Conserving Nature and Paying for it with Ecological Tourism - By Jack Ewing
I was amazed to see on the US Fish and Wildlife web site that 45 million bird watchers in the United States spend around $41 billion on their hobby each year. A lot of that is for equipment, but $14.9 billion is spent on lodging, food, and transportation, while, at the same time, generating 666,000 jobs. If observation of other wildlife is included, the figure nearly doubles to $80 billion a year contributed to the US economy. Ecotourism, by any measure you care to use, is big business.
Costa Rica with only a very small fraction of the land area of North America, about 1/388th, boasts more bird species than the US and Canada combined. Hacienda Barú, with only a tiny fraction of the land area of Costa Rica, has identified nearly half that number. In other words we live in a bird watcher’s paradise.
What is the big attraction?
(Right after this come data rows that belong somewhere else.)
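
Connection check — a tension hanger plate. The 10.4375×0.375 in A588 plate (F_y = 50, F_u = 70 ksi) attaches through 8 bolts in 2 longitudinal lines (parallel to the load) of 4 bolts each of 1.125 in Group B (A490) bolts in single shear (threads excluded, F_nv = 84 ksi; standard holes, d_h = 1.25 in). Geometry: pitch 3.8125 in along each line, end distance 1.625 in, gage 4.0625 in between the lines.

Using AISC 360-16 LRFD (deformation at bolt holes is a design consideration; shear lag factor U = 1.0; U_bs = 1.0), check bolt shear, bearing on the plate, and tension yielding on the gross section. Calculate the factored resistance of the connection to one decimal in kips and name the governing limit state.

176.1 kips (gross-section yield governs)

Bolt shear: A_b = π(1.125)²/4 = 0.99402 in². φR_n = 0.75 × 84 × 0.99402 × 8 × 1 = 501.0 kips.
Bearing (0.375 in plate, F_u = 70 ksi): end bolts L_c = 1.625 − 1.25/2 = 1, R_n = min(1.2×1×0.375×70, 2.4×1.125×0.375×70) = 31.5 kips/bolt; interior L_c = 3.8125 − 1.25 = 2.5625, R_n = 70.875 kips/bolt. φR_n = 0.75 × (2×31.5 + 6×70.875) = 366.2 kips.
Tension yield (gross): A_g = 10.4375×0.375 = 3.9141 in². φR_n = 0.90 × 50 × 3.9141 = 176.1 kips.
Governing: min(501.0, 366.2, 176.1) = 176.1 kips → gross-section yield.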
Why do so many people spend so much time and money traveling to far away places to watch birds through a pair of binoculars or a spotting scope? I consider myself to be a birder, and I can assure you that there is no simple answer. Part of it is the satisfaction of adding a new bird to your list, or the beauty of finding one of the more flambouyant species. The hobby may appear to be boring to the non birder, but not those who have tried it.The great diversity of species among our avian friends, trying to find and identify them, and observing and learning about their behavior, has a lot to do with the fascination. All of the photos posted here were taken at the Hacienda Barú National Wildlife Refuge. Have a look, and see the great diversity of birds that live on this tiny corner of the country.
For many years those of us at Hacienda Barú have been concerned with conserving our natural enviornment. We have observed that there are a multitud of natural treasures in the world that deserve to be conserved, but there are nowhere near enough philanthropists to donate the money to protect them all. We realized that part of the answer was to make conservation profitable, and that ecotourism was one path to that end. Hopefully Hacienda Barú will serve as a model for other projects that wish to restore and conserve the Earth’s disappearing wild habitats while, at the same time, generating income and employment for local communities. Visiting Hacienda Barú will show you a multitud of amazing birds and animals while contributing to this goal.